Amongst this though, in general, it feels likes leadership has lost its moral compass. Individualism and the pursuit of personal gain appear to have compromised morality for social good.

It’s controversial to suggest, but isn’t hard to provide an evidence base for it when we look to some of our civic, religious and corporate institutions. We’ve seen evidence uncovered in the Royal Commission into Institutional Responses to Child Sexual Abuse and the Royal Commission into Misconduct in the Banking, Superannuation and Financial Services Industry, which has shone a spotlight on systemic leadership failures.

Towards a more inclusive society

As we wrote about in CSI’s response to the 2018 Budget, the Federal Government’s budget was framed as a “What does this budget mean for me?” rather than a “What does the budget mean for a more inclusive society?”.

Social security for the unemployed was not increased, despite cross-sector appeals to #RaisingtheRate, and new measures will bring in a tougher environment (for example, “Encouraging lawful behaviour of income support recipients” and further restricting the availability of foreign aid and access to social security for asylum seekers and migrants within Australia).

Even in an arena where we pride ourselves on ‘fair play’, we’ve seen leadership lose its moral compass. We need not look beyond the recent ball-tampering incident in the Australian cricket team for a case in point.

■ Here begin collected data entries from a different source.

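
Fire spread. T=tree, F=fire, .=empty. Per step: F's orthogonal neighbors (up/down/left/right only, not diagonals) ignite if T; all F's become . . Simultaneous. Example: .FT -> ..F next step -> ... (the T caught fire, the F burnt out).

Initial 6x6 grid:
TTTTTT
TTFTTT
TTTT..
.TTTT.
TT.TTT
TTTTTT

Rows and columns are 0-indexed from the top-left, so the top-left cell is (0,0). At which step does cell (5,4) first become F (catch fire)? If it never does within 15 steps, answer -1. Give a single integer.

Step 1: cell (5,4)='T' (+4 fires, +1 burnt)
Step 2: cell (5,4)='T' (+7 fires, +4 burnt)
Step 3: cell (5,4)='T' (+6 fires, +7 burnt)
Step 4: cell (5,4)='T' (+4 fires, +6 burnt)
Step 5: cell (5,4)='T' (+4 fires, +4 burnt)
Step 6: cell (5,4)='F' (+4 fires, +4 burnt)
  -> target ignites at step 6
Step 7: cell (5,4)='.' (+1 fires, +4 burnt)
Step 8: cell (5,4)='.' (+0 fires, +1 burnt)
  fire out at step 8

6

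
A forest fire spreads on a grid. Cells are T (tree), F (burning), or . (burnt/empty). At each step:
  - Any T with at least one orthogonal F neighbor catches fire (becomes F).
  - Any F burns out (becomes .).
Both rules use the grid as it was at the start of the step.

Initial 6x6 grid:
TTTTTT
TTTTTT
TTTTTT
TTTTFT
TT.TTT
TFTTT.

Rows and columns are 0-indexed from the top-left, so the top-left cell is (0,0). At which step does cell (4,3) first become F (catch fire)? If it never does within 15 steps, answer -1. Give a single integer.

Step 1: cell (4,3)='T' (+7 fires, +2 burnt)
Step 2: cell (4,3)='F' (+10 fires, +7 burnt)
  -> target ignites at step 2
Step 3: cell (4,3)='.' (+6 fires, +10 burnt)
Step 4: cell (4,3)='.' (+5 fires, +6 burnt)
Step 5: cell (4,3)='.' (+3 fires, +5 burnt)
Step 6: cell (4,3)='.' (+1 fires, +3 burnt)
Step 7: cell (4,3)='.' (+0 fires, +1 burnt)
  fire out at step 7

2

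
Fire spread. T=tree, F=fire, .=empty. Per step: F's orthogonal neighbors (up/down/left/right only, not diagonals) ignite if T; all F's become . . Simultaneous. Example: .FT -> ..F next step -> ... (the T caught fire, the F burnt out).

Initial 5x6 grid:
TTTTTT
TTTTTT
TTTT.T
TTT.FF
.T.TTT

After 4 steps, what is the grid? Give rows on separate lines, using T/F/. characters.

Step 1: 3 trees catch fire, 2 burn out
  TTTTTT
  TTTTTT
  TTTT.F
  TTT...
  .T.TFF
Step 2: 2 trees catch fire, 3 burn out
  TTTTTT
  TTTTTF
  TTTT..
  TTT...
  .T.F..
Step 3: 2 trees catch fire, 2 burn out
  TTTTTF
  TTTTF.
  TTTT..
  TTT...
  .T....
Step 4: 2 trees catch fire, 2 burn out
  TTTTF.
  TTTF..
  TTTT..
  TTT...
  .T....

TTTTF.
TTTF..
TTTT..
TTT...
.T....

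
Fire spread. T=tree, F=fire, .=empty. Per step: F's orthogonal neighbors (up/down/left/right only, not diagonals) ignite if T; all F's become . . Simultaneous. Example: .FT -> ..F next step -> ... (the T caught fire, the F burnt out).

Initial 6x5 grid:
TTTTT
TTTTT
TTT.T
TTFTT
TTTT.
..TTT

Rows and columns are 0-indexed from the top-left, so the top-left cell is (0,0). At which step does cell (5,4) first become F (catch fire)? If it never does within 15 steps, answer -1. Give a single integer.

Step 1: cell (5,4)='T' (+4 fires, +1 burnt)
Step 2: cell (5,4)='T' (+7 fires, +4 burnt)
Step 3: cell (5,4)='T' (+7 fires, +7 burnt)
Step 4: cell (5,4)='F' (+5 fires, +7 burnt)
  -> target ignites at step 4
Step 5: cell (5,4)='.' (+2 fires, +5 burnt)
Step 6: cell (5,4)='.' (+0 fires, +2 burnt)
  fire out at step 6

4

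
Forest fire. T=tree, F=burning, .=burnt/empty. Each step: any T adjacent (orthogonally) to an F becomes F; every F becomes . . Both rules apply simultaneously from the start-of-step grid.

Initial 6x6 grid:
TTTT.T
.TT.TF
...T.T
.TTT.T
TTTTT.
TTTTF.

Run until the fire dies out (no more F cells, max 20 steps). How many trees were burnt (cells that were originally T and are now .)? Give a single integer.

Step 1: +5 fires, +2 burnt (F count now 5)
Step 2: +3 fires, +5 burnt (F count now 3)
Step 3: +3 fires, +3 burnt (F count now 3)
Step 4: +4 fires, +3 burnt (F count now 4)
Step 5: +2 fires, +4 burnt (F count now 2)
Step 6: +0 fires, +2 burnt (F count now 0)
Fire out after step 6
Initially T: 23, now '.': 30
Total burnt (originally-T cells now '.'): 17

Answer: 17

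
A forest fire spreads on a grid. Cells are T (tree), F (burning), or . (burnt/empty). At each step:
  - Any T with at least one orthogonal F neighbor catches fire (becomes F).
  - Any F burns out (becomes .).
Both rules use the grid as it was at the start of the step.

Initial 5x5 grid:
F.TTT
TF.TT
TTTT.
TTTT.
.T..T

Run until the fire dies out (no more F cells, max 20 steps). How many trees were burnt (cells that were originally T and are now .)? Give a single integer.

Step 1: +2 fires, +2 burnt (F count now 2)
Step 2: +3 fires, +2 burnt (F count now 3)
Step 3: +4 fires, +3 burnt (F count now 4)
Step 4: +2 fires, +4 burnt (F count now 2)
Step 5: +2 fires, +2 burnt (F count now 2)
Step 6: +2 fires, +2 burnt (F count now 2)
Step 7: +0 fires, +2 burnt (F count now 0)
Fire out after step 7
Initially T: 16, now '.': 24
Total burnt (originally-T cells now '.'): 15

Answer: 15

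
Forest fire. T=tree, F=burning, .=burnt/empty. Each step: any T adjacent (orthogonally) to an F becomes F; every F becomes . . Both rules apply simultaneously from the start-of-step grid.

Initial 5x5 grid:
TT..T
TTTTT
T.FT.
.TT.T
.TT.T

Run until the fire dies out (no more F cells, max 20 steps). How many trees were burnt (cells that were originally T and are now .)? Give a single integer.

Step 1: +3 fires, +1 burnt (F count now 3)
Step 2: +4 fires, +3 burnt (F count now 4)
Step 3: +4 fires, +4 burnt (F count now 4)
Step 4: +3 fires, +4 burnt (F count now 3)
Step 5: +0 fires, +3 burnt (F count now 0)
Fire out after step 5
Initially T: 16, now '.': 23
Total burnt (originally-T cells now '.'): 14

Answer: 14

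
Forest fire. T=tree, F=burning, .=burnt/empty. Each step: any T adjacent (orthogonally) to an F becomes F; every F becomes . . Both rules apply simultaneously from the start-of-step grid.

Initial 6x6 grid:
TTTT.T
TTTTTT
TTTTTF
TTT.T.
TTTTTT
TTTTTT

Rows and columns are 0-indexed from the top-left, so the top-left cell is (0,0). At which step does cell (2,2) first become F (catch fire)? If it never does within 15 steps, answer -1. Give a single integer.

Step 1: cell (2,2)='T' (+2 fires, +1 burnt)
Step 2: cell (2,2)='T' (+4 fires, +2 burnt)
Step 3: cell (2,2)='F' (+3 fires, +4 burnt)
  -> target ignites at step 3
Step 4: cell (2,2)='.' (+7 fires, +3 burnt)
Step 5: cell (2,2)='.' (+7 fires, +7 burnt)
Step 6: cell (2,2)='.' (+5 fires, +7 burnt)
Step 7: cell (2,2)='.' (+3 fires, +5 burnt)
Step 8: cell (2,2)='.' (+1 fires, +3 burnt)
Step 9: cell (2,2)='.' (+0 fires, +1 burnt)
  fire out at step 9

3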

Has leadership lost its moral compass? What will it take to get leadership to find the right direction? We need a greater number of leaders (no matter their role) who are willing to make difficult decisions about what they do and how they do it for positive social change. We need more people who are willing to call out unacceptable behaviour and help create better communities.

If we take Tim Dean’s philosophical view that “morality is the set of rules we live by that seek to reduce harm and help us live together effectively”, we not only need a new “moral compass” to help find our way, we will also need leaders with significant moral courage.

Because in a rich country like ours, there really are enough marshmallows for everyone.

Kristy Muir is the CEO of the Centre for Social Impact.